Recenzja Komiksu: Hellverine #2 (2024) – Gdzieś między piekłem a... rozczarowaniem

 


Po bardzo obiecującym i intensywnym pierwszym numerze, Hellverine #2 nieco traci impet. Choć znajdziemy tu kilka ciekawych momentów – zwłaszcza w partii retrospektywnej – całość okazuje się mniej spójna i mniej angażująca niż otwarcie serii.


Mocny horrorowy klimat… w połowie

Największą zaletą numeru jest bez wątpienia dłuższy flashback w środku zeszytu, który działa jak krótka opowieść grozy. Ma świetny nastrój, precyzyjne tempo i dobrą narrację – czyta się go jak fragment z dobrze skonstruowanego horroru klasy B. Szkoda tylko, że przez tę sekwencję wątek współczesny został zepchnięty na margines. Obecne wydarzenia przelatują niemal zbyt szybko i kończą się... w zasadzie antyklimaksem.
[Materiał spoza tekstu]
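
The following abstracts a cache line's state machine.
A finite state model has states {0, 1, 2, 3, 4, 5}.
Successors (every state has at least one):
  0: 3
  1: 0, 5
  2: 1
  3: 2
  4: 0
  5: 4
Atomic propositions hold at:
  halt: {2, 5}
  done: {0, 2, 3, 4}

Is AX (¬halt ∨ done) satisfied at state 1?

No

Sat(¬halt) = {0, 1, 3, 4}
Sat(¬halt ∨ done) = {0, 1, 2, 3, 4}
Sat(AX (¬halt ∨ done)) = {s : every successor in {0, 1, 2, 3, 4}} = {0, 2, 3, 4, 5}
1 ∉ Sat(AX (¬halt ∨ done)) = {0, 2, 3, 4, 5}, so the formula does not hold at 1.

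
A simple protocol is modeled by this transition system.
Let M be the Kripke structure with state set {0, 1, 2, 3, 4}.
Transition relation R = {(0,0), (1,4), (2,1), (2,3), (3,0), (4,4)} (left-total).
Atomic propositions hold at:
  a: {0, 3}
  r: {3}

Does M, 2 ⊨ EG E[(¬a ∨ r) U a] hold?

Yes

Sat(¬a) = {1, 2, 4}
Sat(¬a ∨ r) = {1, 2, 3, 4}
E[(¬a ∨ r) U a]: least fixpoint, start Z0 = Sat(a) = {0, 3}, add states in Sat(¬a ∨ r) with some successor in Z. Z1 = {0, 2, 3}; fixed.
Sat(E[(¬a ∨ r) U a]) = {0, 2, 3}
EG E[(¬a ∨ r) U a]: greatest fixpoint, start Z0 = {0, 2, 3}, keep only states in Sat with some successor in Z. Already a fixed point.
Sat(EG E[(¬a ∨ r) U a]) = {0, 2, 3}
2 ∈ Sat(EG E[(¬a ∨ r) U a]) = {0, 2, 3}, so the formula holds at 2.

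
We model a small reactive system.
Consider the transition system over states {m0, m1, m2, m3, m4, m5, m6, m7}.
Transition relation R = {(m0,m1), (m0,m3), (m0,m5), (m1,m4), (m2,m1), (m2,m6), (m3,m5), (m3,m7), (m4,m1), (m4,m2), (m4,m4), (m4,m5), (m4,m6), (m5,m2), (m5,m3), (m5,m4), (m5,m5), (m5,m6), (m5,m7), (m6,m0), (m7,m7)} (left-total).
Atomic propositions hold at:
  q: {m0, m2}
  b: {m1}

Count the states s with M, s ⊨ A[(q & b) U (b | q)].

3

Sat(q & b) = ∅
Sat(b | q) = {m0, m1, m2}
A[(q & b) U (b | q)]: least fixpoint, start Z0 = Sat((b | q)) = {m0, m1, m2}, add states in Sat(q & b) with every successor in Z. Already a fixed point.
Sat(A[(q & b) U (b | q)]) = {m0, m1, m2}
|Sat(A[(q & b) U (b | q)])| = |{m0, m1, m2}| = 3.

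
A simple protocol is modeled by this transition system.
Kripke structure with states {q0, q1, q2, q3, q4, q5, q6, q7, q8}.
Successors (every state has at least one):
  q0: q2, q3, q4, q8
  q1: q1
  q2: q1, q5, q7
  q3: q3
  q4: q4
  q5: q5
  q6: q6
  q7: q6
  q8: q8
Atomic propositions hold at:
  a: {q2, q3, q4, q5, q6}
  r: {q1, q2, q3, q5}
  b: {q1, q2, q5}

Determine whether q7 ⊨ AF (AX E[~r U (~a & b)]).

Sat(~r) = {q0, q4, q6, q7, q8}
Sat(~a) = {q0, q1, q7, q8}
Sat(~a & b) = {q1}
E[~r U (~a & b)]: least fixpoint, start Z0 = Sat((~a & b)) = {q1}, add states in Sat(~r) with some successor in Z. Already a fixed point.
Sat(E[~r U (~a & b)]) = {q1}
Sat(AX E[~r U (~a & b)]) = {s : every successor in {q1}} = {q1}
AF (AX E[~r U (~a & b)]): least fixpoint, start Z0 = {q1}, add states with every successor in Z. Already a fixed point.
Sat(AF (AX E[~r U (~a & b)])) = {q1}
q7 ∉ Sat(AF (AX E[~r U (~a & b)])) = {q1}, so the formula does not hold at q7.

No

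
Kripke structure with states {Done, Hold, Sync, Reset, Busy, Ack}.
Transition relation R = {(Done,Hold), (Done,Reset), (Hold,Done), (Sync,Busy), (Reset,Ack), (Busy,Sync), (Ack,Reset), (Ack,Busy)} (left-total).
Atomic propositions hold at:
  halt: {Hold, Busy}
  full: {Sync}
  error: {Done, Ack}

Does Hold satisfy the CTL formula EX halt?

No

Sat(EX halt) = {s : some successor in {Hold, Busy}} = {Done, Sync, Ack}
Hold ∉ Sat(EX halt) = {Done, Sync, Ack}, so the formula does not hold at Hold.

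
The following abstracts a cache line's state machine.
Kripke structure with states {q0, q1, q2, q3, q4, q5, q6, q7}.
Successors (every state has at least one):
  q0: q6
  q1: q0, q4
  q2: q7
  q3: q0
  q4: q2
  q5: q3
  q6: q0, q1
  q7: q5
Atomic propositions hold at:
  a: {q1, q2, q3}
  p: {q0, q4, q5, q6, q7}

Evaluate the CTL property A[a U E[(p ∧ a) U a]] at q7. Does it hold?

No

Sat(p ∧ a) = ∅
E[(p ∧ a) U a]: least fixpoint, start Z0 = Sat(a) = {q1, q2, q3}, add states in Sat(p ∧ a) with some successor in Z. Already a fixed point.
Sat(E[(p ∧ a) U a]) = {q1, q2, q3}
A[a U E[(p ∧ a) U a]]: least fixpoint, start Z0 = Sat(E[(p ∧ a) U a]) = {q1, q2, q3}, add states in Sat(a) with every successor in Z. Already a fixed point.
Sat(A[a U E[(p ∧ a) U a]]) = {q1, q2, q3}
q7 ∉ Sat(A[a U E[(p ∧ a) U a]]) = {q1, q2, q3}, so the formula does not hold at q7.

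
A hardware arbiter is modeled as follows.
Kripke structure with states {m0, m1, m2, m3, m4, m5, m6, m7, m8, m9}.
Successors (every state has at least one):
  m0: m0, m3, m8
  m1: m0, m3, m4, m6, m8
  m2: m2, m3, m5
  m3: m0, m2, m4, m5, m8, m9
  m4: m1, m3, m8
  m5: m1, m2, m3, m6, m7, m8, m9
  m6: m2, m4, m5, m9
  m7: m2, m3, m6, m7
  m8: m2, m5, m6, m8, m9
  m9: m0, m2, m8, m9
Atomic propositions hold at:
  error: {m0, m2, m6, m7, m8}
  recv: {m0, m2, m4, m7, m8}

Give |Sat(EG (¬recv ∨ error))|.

Sat(¬recv) = {m1, m3, m5, m6, m9}
Sat(¬recv ∨ error) = {m0, m1, m2, m3, m5, m6, m7, m8, m9}
EG (¬recv ∨ error): greatest fixpoint, start Z0 = {m0, m1, m2, m3, m5, m6, m7, m8, m9}, keep only states in Sat with some successor in Z. Already a fixed point.
Sat(EG (¬recv ∨ error)) = {m0, m1, m2, m3, m5, m6, m7, m8, m9}
|Sat(EG (¬recv ∨ error))| = |{m0, m1, m2, m3, m5, m6, m7, m8, m9}| = 9.

9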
Pióro Percy’ego – nierówne, ale świadome

Benjamin Percy tym razem nie trafia idealnie z narracją. Brakuje tej płynności i dramaturgii, jaką mieliśmy w pierwszym numerze. Momentami bywa zbyt ekspozycyjny, a miejscami powtarza informacje, które czytelnik już zna – zwłaszcza pod koniec, gdy pojawia się Doctor Strange, by podsumować coś, co chwilę wcześniej zostało pokazane. Jednak warto docenić jedną rzecz: Percy potrafi wpleść kontekst Marvelowskiego uniwersum bez uczucia sztucznego "cross-overowania". Krakoa, status mutantów, sytuacja Strange’a – wszystko jest, ale subtelnie zarysowane.

Hellverine – potwór bez ognia

Największy problem? Tytułowy Hellverine nie robi takiego wrażenia, jakie powinien. Projekt postaci w ruchu wygląda... dziwnie. Czaszka zamiast maski wypada karykaturalnie, a brak płomieni, które zwykle towarzyszą Ghost Riderowi, odbiera tej postaci piekielnej siły. Wygląda to bardziej jak cosplay niż istota z innego wymiaru.

Grafika i klimat – częściowy ratunek

Geoffrey Ienco odpowiadający za rysunki ma momenty lepsze i gorsze. Sceny akcji są dynamiczne, ale rozmowy wypadają sztywno. Mimika i pozy postaci są drewniane, przez co niektóre sekwencje dialogowe tracą na sile. Jednak same tła, mrok i kolorystyka budują klimat – szczególnie w momentach horrorowych.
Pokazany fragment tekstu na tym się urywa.